Simultaneously, he began selecting images he found online that incorporated human or animal forms, specially the panda, that provided opportunities for developing the full range of the painterly skills that he had acquired while studying at the Sichuan Fine Arts Institute. The individual works may be divided into two basic categories, depending on whether the source of inspiration was located online or offline. Even before the pandemic Guo was a devotee of Kuaishou, a video-sharing app wildly popular among young people in China.

Viewing himself as a researcher whose aim is to give as broad a view as possible of life in China during the pandemic, he refuses to prioritize among those he finds online and those he experiences and photographs himself. Typical of the first group are Laughing at this World and The Master Practitioner, both inspired by an older man who, lost in his own world, danced solo on a Segway and achieved instant ‘viral’ fame on the Kuaishou platform. Portraits in Isolation is a more intimate group of works that examine the impact that the continued lockdowns are having on humanity. Guo’s use of the panda, a recurring theme in his work, is surprisingly effective in conveying the emotion of his subjects.

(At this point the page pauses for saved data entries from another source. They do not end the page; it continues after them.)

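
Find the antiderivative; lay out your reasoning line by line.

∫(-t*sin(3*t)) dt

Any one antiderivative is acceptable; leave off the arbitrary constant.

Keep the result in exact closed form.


Step 1. Integrate ∫(-t*sin(3*t)) dt by parts with u = t, dv = (-sin(3*t)) dt, so v = cos(3*t)/3: now t*cos(3*t)/3 + ∫(-cos(3*t)/3) dt.
Step 2. Evaluate the standard form: now t*cos(3*t)/3 - sin(3*t)/9.
Answer: t*cos(3*t)/3 - sin(3*t)/9.


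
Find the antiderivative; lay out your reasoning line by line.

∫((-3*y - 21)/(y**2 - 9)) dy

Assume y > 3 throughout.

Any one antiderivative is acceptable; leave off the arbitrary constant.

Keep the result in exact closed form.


Step 1. Decompose ∫((-3*y - 21)/(y**2 - 9)) dy by partial fractions, (-3*y - 21)/(y**2 - 9) = 2/(y + 3) - 5/(y - 3): now ∫(-5/(y - 3)) dy + ∫(2/(y + 3)) dy.
Step 2. Evaluate the standard form [assuming y > 3]: now -5*log(y - 3) + ∫(2/(y + 3)) dy.
Step 3. Evaluate the standard form [assuming y > -3]: now -5*log(y - 3) + 2*log(y + 3).
Answer: -5*log(y - 3) + 2*log(y + 3).


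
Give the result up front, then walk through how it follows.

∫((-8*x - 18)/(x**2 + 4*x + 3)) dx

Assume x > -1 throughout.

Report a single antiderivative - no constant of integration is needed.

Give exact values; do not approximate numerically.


The answer is -5*log(x + 1) - 3*log(x + 3).
Step 1. Decompose ∫((-8*x - 18)/(x**2 + 4*x + 3)) dx by partial fractions, (-8*x - 18)/(x**2 + 4*x + 3) = -3/(x + 3) - 5/(x + 1): now ∫(-5/(x + 1)) dx + ∫(-3/(x + 3)) dx.
Step 2. Evaluate the standard form [assuming x > -1]: now -5*log(x + 1) + ∫(-3/(x + 3)) dx.
Step 3. Evaluate the standard form [assuming x > -3]: now -5*log(x + 1) - 3*log(x + 3).
Answer: -5*log(x + 1) - 3*log(x + 3).


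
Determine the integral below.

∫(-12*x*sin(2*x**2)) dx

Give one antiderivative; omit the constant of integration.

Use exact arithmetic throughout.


Answer: 3*cos(2*x**2).


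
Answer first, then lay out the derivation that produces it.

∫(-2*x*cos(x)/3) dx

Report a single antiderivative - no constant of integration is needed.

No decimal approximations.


The answer is -2*x*sin(x)/3 - 2*cos(x)/3.
Step 1. Integrate ∫(-2*x*cos(x)/3) dx by parts with u = x, dv = (-2*cos(x)/3) dx, so v = -2*sin(x)/3: now -2*x*sin(x)/3 + ∫(2*sin(x)/3) dx.
Step 2. Evaluate the standard form: now -2*x*sin(x)/3 - 2*cos(x)/3.
Answer: -2*x*sin(x)/3 - 2*cos(x)/3.


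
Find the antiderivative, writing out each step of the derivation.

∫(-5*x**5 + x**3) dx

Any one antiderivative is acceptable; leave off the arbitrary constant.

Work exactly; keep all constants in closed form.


Step 1. Rewrite: now ∫(x**3) dx + ∫(-5*x**5) dx.
Step 2. Evaluate the standard form: now x**4/4 + ∫(-5*x**5) dx.
Step 3. Evaluate the standard form: now -5*x**6/6 + x**4/4.
Answer: -5*x**6/6 + x**4/4.


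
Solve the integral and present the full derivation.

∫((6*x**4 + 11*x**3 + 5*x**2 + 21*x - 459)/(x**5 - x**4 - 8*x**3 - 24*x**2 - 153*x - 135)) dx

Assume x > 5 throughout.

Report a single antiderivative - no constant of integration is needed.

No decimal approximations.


Step 1. Decompose ∫((6*x**4 + 11*x**3 + 5*x**2 + 21*x - 459)/(x**5 - x**4 - 8*x**3 - 24*x**2 - 153*x - 135)) dx by partial fractions, (6*x**4 + 11*x**3 + 5*x**2 + 21*x - 459)/(x**5 - x**4 - 8*x**3 - 24*x**2 - 153*x - 135) = 3/(x**2 + 9) - 1/(x + 3) + 4/(x + 1) + 3/(x - 5): now ∫(3/(x - 5)) dx + ∫(4/(x + 1)) dx + ∫(-1/(x + 3)) dx + ∫(3/(x**2 + 9)) dx.
Step 2. Evaluate the standard form [assuming x > -3]: now -log(x + 3) + ∫(3/(x - 5)) dx + ∫(4/(x + 1)) dx + ∫(3/(x**2 + 9)) dx.
Step 3. Evaluate the standard form [assuming x > -1]: now 4*log(x + 1) - log(x + 3) + ∫(3/(x - 5)) dx + ∫(3/(x**2 + 9)) dx.
Step 4. Evaluate the standard form [assuming x > 5]: now 3*log(x - 5) + 4*log(x + 1) - log(x + 3) + ∫(3/(x**2 + 9)) dx.
Step 5. Evaluate the standard form: now 3*log(x - 5) + 4*log(x + 1) - log(x + 3) + atan(x/3).
Answer: 3*log(x - 5) + 4*log(x + 1) - log(x + 3) + atan(x/3).


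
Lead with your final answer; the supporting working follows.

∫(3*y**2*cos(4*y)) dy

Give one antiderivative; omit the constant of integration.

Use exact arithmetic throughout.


The answer is 3*y**2*sin(4*y)/4 + 3*y*cos(4*y)/8 - 3*sin(4*y)/32.
Step 1. Integrate ∫(3*y**2*cos(4*y)) dy by parts with u = y**2, dv = (3*cos(4*y)) dy, so v = 3*sin(4*y)/4: now 3*y**2*sin(4*y)/4 + ∫(-3*y*sin(4*y)/2) dy.
Step 2. Integrate ∫(-3*y*sin(4*y)/2) dy by parts with u = y, dv = (-3*sin(4*y)/2) dy, so v = 3*cos(4*y)/8: now 3*y**2*sin(4*y)/4 + 3*y*cos(4*y)/8 + ∫(-3*cos(4*y)/8) dy.
Step 3. Evaluate the standard form: now 3*y**2*sin(4*y)/4 + 3*y*cos(4*y)/8 - 3*sin(4*y)/32.
Answer: 3*y**2*sin(4*y)/4 + 3*y*cos(4*y)/8 - 3*sin(4*y)/32.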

At this stage in his career Guo has adopted a new role, that of the contemporary history painter although he does not focus on heroic events, rather the opposite. After a decade of experimenting with different approaches to painting on paper or canvas, he has now come to the realization that it is impossible for a painter of his generation to forget everything that has been done in the past.

He has said that he is now more open to his unconscious, and recognizes that every time he applies brush to canvas, the resulting mark might refer to traditional Chinese painting, to Western Old Masters, to manga, or naive art. Once assembled, he believes, they become evidence of his own distinctive personality.